El Moussa’s doctors discovered that the lump was thyroid cancer that had spread to his lymph nodes. El Moussa had the tumor removed and underwent chemotherapy. He later got to thank nurse Ryan on TV, crediting her with probably saving his life.

Ear Folds Can Reveal Heart Disease

In 1973, Dr. Sanders T. Frank wrote a letter to The New England Journal of Medicine, in which he drew attention to the link between patients with angina and a diagonal fold in their earlobes. This symptom is now known as Frank’s sign and has been linked to heart disease and strokes.[5] A recent study found that in people who have had a stroke, Frank’s sign was present in over 75 percent of cases.

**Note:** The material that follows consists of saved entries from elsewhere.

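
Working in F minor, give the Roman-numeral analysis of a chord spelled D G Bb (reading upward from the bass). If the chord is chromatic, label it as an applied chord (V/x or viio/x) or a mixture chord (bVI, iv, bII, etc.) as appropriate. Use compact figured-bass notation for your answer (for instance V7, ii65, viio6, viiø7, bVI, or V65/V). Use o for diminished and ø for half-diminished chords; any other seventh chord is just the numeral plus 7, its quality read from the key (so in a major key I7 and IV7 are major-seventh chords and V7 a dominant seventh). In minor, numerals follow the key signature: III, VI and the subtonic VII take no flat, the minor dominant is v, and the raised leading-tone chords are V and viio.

Stacked in thirds the chord is G-Bb-D: a minor triad on G.
G is the second degree of F minor. This is the minor supertonic, borrowed from the parallel major (the Dorian ii).
With D in the bass the chord is in second inversion, so the figured bass is 64.

ii64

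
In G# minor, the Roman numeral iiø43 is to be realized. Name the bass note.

iiø in G# minor has root A#; the chord is A#-C#-E-G#.
The figure 43 means second inversion — the fifth is in the bass.

E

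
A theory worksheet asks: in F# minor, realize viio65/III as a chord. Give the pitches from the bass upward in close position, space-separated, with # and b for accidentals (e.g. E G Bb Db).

B D F G#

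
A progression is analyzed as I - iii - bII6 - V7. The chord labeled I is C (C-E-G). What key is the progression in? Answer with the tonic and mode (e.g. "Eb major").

I is given as C-E-G — a major triad with root C.
If C is scale degree 1 and the mode makes that degree carry a major triad, the tonic is C and the mode is major.

C major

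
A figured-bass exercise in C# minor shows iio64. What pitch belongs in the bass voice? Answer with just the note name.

A

iio in C# minor has root D#; the chord is D#-F#-A.
The figure 64 means second inversion — the fifth is in the bass.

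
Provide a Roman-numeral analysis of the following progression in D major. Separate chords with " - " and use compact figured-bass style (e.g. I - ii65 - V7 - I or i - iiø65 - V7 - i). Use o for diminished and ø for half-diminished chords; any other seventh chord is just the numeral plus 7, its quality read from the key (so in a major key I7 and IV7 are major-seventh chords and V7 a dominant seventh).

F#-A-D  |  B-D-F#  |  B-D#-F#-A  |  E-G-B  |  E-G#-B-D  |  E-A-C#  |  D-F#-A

F#-A-D: root D is the tonic; major triad there is I6.
B-D-F# has root B, degree 6 in D major, so vi.
B-D#-F#-A is the secondary dominant of ii (dominant seventh chord on B): V7/ii.
E-G-B: root E is the supertonic; minor triad there is ii.
E-G#-B-D: chromatic; E is V of V, so V7/V.
E-A-C#: major triad on A = scale degree 5 → V64.
D-F#-A: major triad on D = scale degree 1 → I.

I6 - vi - V7/ii - ii - V7/V - V64 - I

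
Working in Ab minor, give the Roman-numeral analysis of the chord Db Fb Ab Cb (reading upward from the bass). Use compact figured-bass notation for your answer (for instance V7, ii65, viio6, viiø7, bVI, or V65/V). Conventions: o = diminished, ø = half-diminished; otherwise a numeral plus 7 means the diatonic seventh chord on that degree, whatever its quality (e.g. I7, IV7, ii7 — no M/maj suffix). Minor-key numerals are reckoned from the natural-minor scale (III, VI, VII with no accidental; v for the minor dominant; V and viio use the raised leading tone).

iv7

The pitches Db-Fb-Ab-Cb form a minor seventh chord rooted on Db.
Db is scale degree 4 in Ab minor, and a minor seventh chord on that degree is written iv7.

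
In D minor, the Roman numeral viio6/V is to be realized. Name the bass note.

The applied chord viio6/V is rooted on G#: G#-B-D.
The figure 6 means first inversion — the third is in the bass.

B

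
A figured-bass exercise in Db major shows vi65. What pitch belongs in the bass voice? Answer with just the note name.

Db

vi in Db major has root Bb; the chord is Bb-Db-F-Ab.
The figure 65 means first inversion — the third is in the bass.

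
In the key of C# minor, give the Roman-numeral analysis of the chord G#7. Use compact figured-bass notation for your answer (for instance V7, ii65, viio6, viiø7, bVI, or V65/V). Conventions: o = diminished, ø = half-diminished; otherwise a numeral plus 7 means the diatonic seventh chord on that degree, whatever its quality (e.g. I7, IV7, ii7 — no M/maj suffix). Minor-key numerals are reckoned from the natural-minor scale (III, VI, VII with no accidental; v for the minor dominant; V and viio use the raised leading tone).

V7

The pitches G#-B#-D#-F# form a dominant seventh chord rooted on G#.
G# is scale degree 5 in C# minor, and a dominant seventh chord on that degree is written V7.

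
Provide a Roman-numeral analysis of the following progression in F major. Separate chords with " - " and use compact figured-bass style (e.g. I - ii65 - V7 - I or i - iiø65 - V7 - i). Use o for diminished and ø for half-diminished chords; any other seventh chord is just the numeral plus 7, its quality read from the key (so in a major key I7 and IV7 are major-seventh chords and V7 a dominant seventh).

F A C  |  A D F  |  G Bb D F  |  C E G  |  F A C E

I - vi64 - ii7 - V - I7

F-A-C has root F, degree 1 in F major, so I.
A-D-F has root D, degree 6 in F major, so vi64.
G-Bb-D-F has root G, degree 2 in F major, so ii7.
C-E-G: root C is the dominant; major triad there is V.
F-A-C-E: major seventh chord on F = scale degree 1 → I7.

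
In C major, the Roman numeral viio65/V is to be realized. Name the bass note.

A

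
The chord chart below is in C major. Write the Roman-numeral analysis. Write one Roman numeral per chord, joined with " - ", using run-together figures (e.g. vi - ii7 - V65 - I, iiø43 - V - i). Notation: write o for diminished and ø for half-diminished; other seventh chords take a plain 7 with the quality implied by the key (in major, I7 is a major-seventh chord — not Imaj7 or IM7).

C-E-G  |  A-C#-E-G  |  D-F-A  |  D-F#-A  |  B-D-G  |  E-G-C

I - V7/ii - ii - V/V - V6 - I6

C-E-G has root C, degree 1 in C major, so I.
A-C#-E-G: chromatic; A is V of ii, so V7/ii.
D-F-A has root D, degree 2 in C major, so ii.
D-F#-A: a major triad on D, the applied dominant of V → V/V.
B-D-G: major triad on G = scale degree 5 → V6.
E-G-C: root C is the tonic; major triad there is I6.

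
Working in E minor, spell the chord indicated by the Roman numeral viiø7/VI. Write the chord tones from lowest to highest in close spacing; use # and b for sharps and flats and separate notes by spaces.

viiø7/VI is a secondary leading-tone chord. The target VI is C in E minor; the applied chord is rooted a semitone below, on B.
Building a half-diminished seventh chord on B gives B-D-F-A.

B D F A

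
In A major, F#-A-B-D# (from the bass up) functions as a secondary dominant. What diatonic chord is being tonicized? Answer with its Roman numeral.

V

The chord is a dominant seventh chord on B.
A dominant resolves down a perfect fifth: B → E. In A major, E is scale degree 5, i.e. V.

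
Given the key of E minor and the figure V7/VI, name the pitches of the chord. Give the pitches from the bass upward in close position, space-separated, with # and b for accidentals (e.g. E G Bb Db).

G B D F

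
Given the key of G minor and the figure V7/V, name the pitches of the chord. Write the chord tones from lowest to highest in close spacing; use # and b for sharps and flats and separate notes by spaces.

A C# E G

The slash means an applied dominant: we want the dominant of V. In G minor, V is D major, and its dominant is built on A.
Building a dominant seventh chord on A gives A-C#-E-G.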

There is no medical consensus as to why problems of the heart and blood flow should cause this diagonal fold. Some suggest that it is caused by problems in the arteries present in that area. Others contend that it is related to increased cell aging.

While Frank’s sign has only recently been recognized, historical cases have been found. Busts of the Roman emperor Hadrian show his ears with pronounced diagonal folds. How did Hadrian die? Ancient sources describe him as having symptoms that would today be linked to congestive heart failure.

Dementia Can Be Diagnosed From Writing

Iris Murdoch, the brilliant philosopher and novelist, succumbed to Alzheimer’s Disease, which left her confused and unable to remember anything. This cruel disease would eventually prevent her from writing any more, but it may have left clues which will allow others with the disease to be diagnosed earlier.

By studying Murdoch’s 26 novels, scientists were able to compare her use of language over time. While her style and construction of sentences remained the same, her vocabulary dwindled toward the end of her career.[6] Another author whose works have been studied, Agatha Christie, showed a 20-percent decrease in her vocabulary over the course of her career. It may be no coincidence that her late novel Elephants Can Remember is centered around a female novelist struggling with a failing memory.